Political debate surrounding Indian identity has now intensified, in the wake of the Indian Arts and Crafts Act of 1990. This law makes it a crime to publicly identify oneself as American Indian when selling artwork, or for a gallery to exhibit art as “Indian”, if the artist cannot provide federal certification.

“Since the passage of the bill, mediocre but certified ‘Indian’ artists have started denouncing non-federally certified Indian artists whom they perceive as competitors,” says Annette Jaimes at the University of Colorado. She claims that the implications of the arts and crafts bill go far beyond the Indian art market. “The self-ordained Indian identity police have begun to spread rumours and spurious allegations on university campuses and in other institutions about persons whom they claim are impostors ‘masquerading as real Indians’.” Those on their hit list are accused of “ethnic fraud”, says Jaimes, with job opportunities, professional credibility and personal integrity under threat.

Political minefield

Into this political minefield may come genetic data on the frequencies of particular genetic sequences in those who claim to be North American Indians. The result could be new criteria for including and excluding individuals as “real” American Indians – new ways of deciding who “belongs” within that categorisation and who does not. The fact that any such genetic test would necessarily be arbitrary – based on the possession of a limited number of genes chosen on a statistical basis as “characteristic” of Native Americans as a whole – might not lessen its appeal to federal authorities, and to some members of the North American Indian community as well. Already, geneticists in Ottawa have attempted to distinguish between “Caucasian” Americans and Native Americans on the basis of a variable DNA region often used in DNA fingerprinting.

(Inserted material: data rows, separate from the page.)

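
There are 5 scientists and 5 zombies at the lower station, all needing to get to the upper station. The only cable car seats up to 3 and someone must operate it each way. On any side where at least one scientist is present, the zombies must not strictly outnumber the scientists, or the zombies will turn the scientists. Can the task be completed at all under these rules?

1. 2 zombies → the upper station.  (the lower station: 5S 3Z; the upper station: 0S 2Z)
2. 1 zombie ← the lower station.  (the lower station: 5S 4Z; the upper station: 0S 1Z)
3. 3 zombies → the upper station.  (the lower station: 5S 1Z; the upper station: 0S 4Z)
4. 1 zombie ← the lower station.  (the lower station: 5S 2Z; the upper station: 0S 3Z)
5. 3 scientists → the upper station.  (the lower station: 2S 2Z; the upper station: 3S 3Z)
6. 1 scientist and 1 zombie ← the lower station.  (the lower station: 3S 3Z; the upper station: 2S 2Z)
7. 3 scientists → the upper station.  (the lower station: 0S 3Z; the upper station: 5S 2Z)
8. 1 zombie ← the lower station.  (the lower station: 0S 4Z; the upper station: 5S 1Z)
9. 2 zombies → the upper station.  (the lower station: 0S 2Z; the upper station: 5S 3Z)
10. 1 zombie ← the lower station.  (the lower station: 0S 3Z; the upper station: 5S 2Z)
11. 3 zombies → the upper station.  (the lower station: 0S 0Z; the upper station: 5S 5Z)

Yes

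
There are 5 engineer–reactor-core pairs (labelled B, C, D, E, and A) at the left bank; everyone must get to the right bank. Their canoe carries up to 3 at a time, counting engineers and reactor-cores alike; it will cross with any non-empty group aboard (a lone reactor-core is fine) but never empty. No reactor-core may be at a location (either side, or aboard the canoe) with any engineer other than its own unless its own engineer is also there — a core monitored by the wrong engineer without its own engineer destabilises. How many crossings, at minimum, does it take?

11

Counting alone: each trip to the right bank takes at most 3 across and each return brings at least 1 back, so after t trips out (and t−1 returns) at most 3t − (t−1) of the 10 are across; that first reaches 10 at t = 5, so at least 9 crossings are needed.
The safety rule pushes this higher. Following every safe sequence of crossings, the most of the 10 that can be at the right bank as the canoe arrives there on crossing 9 is 9 — never all 10.
So no plan with fewer than 11 crossings exists, and this one achieves 11:
1. engineer B and reactor-core B cross → the right bank.
2. engineer B crosses ← the left bank.
3. reactor-core C, reactor-core D, and reactor-core E cross → the right bank.
4. reactor-core B crosses ← the left bank.
5. engineer C, engineer D, and engineer E cross → the right bank.
6. engineer C and reactor-core C cross ← the left bank.
7. engineer A, engineer B, and engineer C cross → the right bank.
8. reactor-core D crosses ← the left bank.
9. reactor-core B and reactor-core C cross → the right bank.
10. reactor-core B crosses ← the left bank.
11. reactor-core A, reactor-core B, and reactor-core D cross → the right bank.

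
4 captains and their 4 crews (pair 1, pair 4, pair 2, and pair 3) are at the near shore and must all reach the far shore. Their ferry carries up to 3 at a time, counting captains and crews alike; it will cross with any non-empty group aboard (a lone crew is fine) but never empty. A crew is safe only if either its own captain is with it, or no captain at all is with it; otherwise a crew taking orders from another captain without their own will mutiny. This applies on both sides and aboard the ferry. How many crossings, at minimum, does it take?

9

Counting alone: each trip to the far shore takes at most 3 across and each return brings at least 1 back, so after t trips out (and t−1 returns) at most 3t − (t−1) of the 8 are across; that first reaches 8 at t = 4, so at least 7 crossings are needed.
The safety rule pushes this higher. Following every safe sequence of crossings, the most of the 8 that can be at the far shore as the ferry arrives there on crossing 7 is 7 — never all 8.
So no plan with fewer than 9 crossings exists, and this one achieves 9:
1. captain 1 and crew 1 cross → the far shore.
2. captain 1 crosses ← the near shore.
3. captain 1, captain 4, and crew 4 cross → the far shore.
4. captain 1 and crew 1 cross ← the near shore.
5. captain 1, captain 2, and captain 3 cross → the far shore.
6. crew 4 crosses ← the near shore.
7. crew 1 and crew 4 cross → the far shore.
8. crew 1 crosses ← the near shore.
9. crew 1, crew 2, and crew 3 cross → the far shore.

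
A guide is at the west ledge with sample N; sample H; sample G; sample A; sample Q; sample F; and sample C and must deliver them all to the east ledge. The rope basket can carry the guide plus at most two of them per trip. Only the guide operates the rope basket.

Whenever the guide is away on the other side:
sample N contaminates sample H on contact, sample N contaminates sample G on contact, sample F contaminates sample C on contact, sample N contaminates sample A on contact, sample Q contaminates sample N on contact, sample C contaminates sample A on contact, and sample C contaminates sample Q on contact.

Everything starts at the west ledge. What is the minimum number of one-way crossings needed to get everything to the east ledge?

9

Counting alone: the guide can take at most 2 across per trip to the east ledge, so moving all 7 needs at least 4 loaded trips out, with a return between consecutive ones — at least 7 crossings.
The safety rule pushes this higher. Following every safe sequence of crossings, the most of the 7 that can be at the east ledge as the rope basket arrives there on crossing 7 is 6 — never all 7.
So no plan with fewer than 9 crossings exists, and this one achieves 9:
1. Guide goes to the east ledge with sample C and sample N.
2. Guide goes back to the west ledge alone.
3. Guide goes to the east ledge with sample F.
4. Guide goes back to the west ledge with sample C.
5. Guide goes to the east ledge with sample A and sample Q.
6. Guide goes back to the west ledge with sample N.
7. Guide goes to the east ledge with sample G and sample H.
8. Guide goes back to the west ledge alone.
9. Guide goes to the east ledge with sample C and sample N.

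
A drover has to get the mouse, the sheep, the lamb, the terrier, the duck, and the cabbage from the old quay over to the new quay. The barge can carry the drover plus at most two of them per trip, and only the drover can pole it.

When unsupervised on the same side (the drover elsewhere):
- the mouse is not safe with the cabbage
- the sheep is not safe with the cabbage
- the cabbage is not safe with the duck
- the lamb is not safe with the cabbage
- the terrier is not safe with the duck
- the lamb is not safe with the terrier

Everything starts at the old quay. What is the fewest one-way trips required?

7

Counting alone: the drover can take at most 2 across per trip to the new quay, so moving all 6 needs at least 3 loaded trips out, with a return between consecutive ones — at least 5 crossings.
The safety rule pushes this higher. Following every safe sequence of crossings, the most of the 6 that can be at the new quay as the barge arrives there on crossing 5 is 5 — never all 6.
So no plan with fewer than 7 crossings exists, and this one achieves 7:
1. Drover goes to the new quay with the cabbage and the terrier.  [the old quay: the duck, the lamb, the mouse, the sheep | the new quay: the cabbage, the terrier]
2. Drover goes back to the old quay alone.  [the old quay: the duck, the lamb, the mouse, the sheep | the new quay: the cabbage, the terrier]
3. Drover goes to the new quay with the mouse and the sheep.  [the old quay: the duck, the lamb | the new quay: the cabbage, the mouse, the sheep, the terrier]
4. Drover goes back to the old quay with the cabbage.  [the old quay: the cabbage, the duck, the lamb | the new quay: the mouse, the sheep, the terrier]
5. Drover goes to the new quay with the duck and the lamb.  [the old quay: the cabbage | the new quay: the duck, the lamb, the mouse, the sheep, the terrier]
6. Drover goes back to the old quay with the terrier.  [the old quay: the cabbage, the terrier | the new quay: the duck, the lamb, the mouse, the sheep]
7. Drover goes to the new quay with the cabbage and the terrier.  [the old quay: — | the new quay: the cabbage, the duck, the lamb, the mouse, the sheep, the terrier]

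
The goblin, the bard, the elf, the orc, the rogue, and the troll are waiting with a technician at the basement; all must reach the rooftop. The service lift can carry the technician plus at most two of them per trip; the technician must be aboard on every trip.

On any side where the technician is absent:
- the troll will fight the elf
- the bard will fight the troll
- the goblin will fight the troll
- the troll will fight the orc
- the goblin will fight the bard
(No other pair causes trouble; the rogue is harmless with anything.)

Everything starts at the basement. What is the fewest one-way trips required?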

Will the same sorry tale be repeated across the globe when the “human genome” is an open book and we can all read our ancestral origins in our genes? Few contemporary commentators doubt that the fruits of the human genome project will, in time, radically restructure our perception of what and who we are. It’s easy to imagine molecular biology both destabilising existing boundaries between races and defining new ones, perhaps creating new hierarchies based on “superior” and “inferior” genes in the process. Easy too to imagine that data on genetic variation might one day become a novel tool of repression in regimes intent on genocide or “ethnic cleansing”.

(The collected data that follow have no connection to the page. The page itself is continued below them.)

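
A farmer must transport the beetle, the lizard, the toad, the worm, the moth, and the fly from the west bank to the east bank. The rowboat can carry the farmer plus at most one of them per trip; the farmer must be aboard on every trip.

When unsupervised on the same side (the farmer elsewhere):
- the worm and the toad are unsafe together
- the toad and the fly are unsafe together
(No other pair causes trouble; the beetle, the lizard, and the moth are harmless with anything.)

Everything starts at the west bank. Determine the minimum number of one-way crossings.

13

Counting alone: the farmer can take at most 1 across per trip to the east bank, so moving all 6 needs at least 6 loaded trips out, with a return between consecutive ones — at least 11 crossings.
The safety rule pushes this higher. Following every safe sequence of crossings, the most of the 6 that can be at the east bank as the rowboat arrives there on crossing 11 is 5 — never all 6.
So no plan with fewer than 13 crossings exists, and this one achieves 13:
1. Farmer goes to the east bank with the toad.  [the west bank: the beetle, the fly, the lizard, the moth, the worm | the east bank: the toad]
2. Farmer goes back to the west bank alone.  [the west bank: the beetle, the fly, the lizard, the moth, the worm | the east bank: the toad]
3. Farmer goes to the east bank with the beetle.  [the west bank: the fly, the lizard, the moth, the worm | the east bank: the beetle, the toad]
4. Farmer goes back to the west bank alone.  [the west bank: the fly, the lizard, the moth, the worm | the east bank: the beetle, the toad]
5. Farmer goes to the east bank with the lizard.  [the west bank: the fly, the moth, the worm | the east bank: the beetle, the lizard, the toad]
6. Farmer goes back to the west bank alone.  [the west bank: the fly, the moth, the worm | the east bank: the beetle, the lizard, the toad]
7. Farmer goes to the east bank with the worm.  [the west bank: the fly, the moth | the east bank: the beetle, the lizard, the toad, the worm]
8. Farmer goes back to the west bank with the toad.  [the west bank: the fly, the moth, the toad | the east bank: the beetle, the lizard, the worm]
9. Farmer goes to the east bank with the fly.  [the west bank: the moth, the toad | the east bank: the beetle, the fly, the lizard, the worm]
10. Farmer goes back to the west bank alone.  [the west bank: the moth, the toad | the east bank: the beetle, the fly, the lizard, the worm]
11. Farmer goes to the east bank with the moth.  [the west bank: the toad | the east bank: the beetle, the fly, the lizard, the moth, the worm]
12. Farmer goes back to the west bank alone.  [the west bank: the toad | the east bank: the beetle, the fly, the lizard, the moth, the worm]
13. Farmer goes to the east bank with the toad.  [the west bank: — | the east bank: the beetle, the fly, the lizard, the moth, the toad, the worm]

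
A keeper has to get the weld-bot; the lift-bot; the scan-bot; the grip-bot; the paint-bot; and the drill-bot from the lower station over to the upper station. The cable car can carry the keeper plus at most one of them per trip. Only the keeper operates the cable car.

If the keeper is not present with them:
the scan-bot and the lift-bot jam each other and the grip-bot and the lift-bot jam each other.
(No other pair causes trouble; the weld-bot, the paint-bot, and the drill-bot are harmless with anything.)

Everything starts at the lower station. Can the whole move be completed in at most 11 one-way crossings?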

Yet, used in a different way, data from the human genome project could enhance our understanding of what it is to be “European” or “British”, “white” or “black”. They could even encourage us to begin celebrating our genetic inter-mingling. This is what Salman Rushdie, who describes his novel The Satanic Verses as “a love-song to our mongrel selves”, urges us to do. After all, says Rushdie: “Mélange, hotchpotch, a bit of this and a bit of that is how newness enters the world.”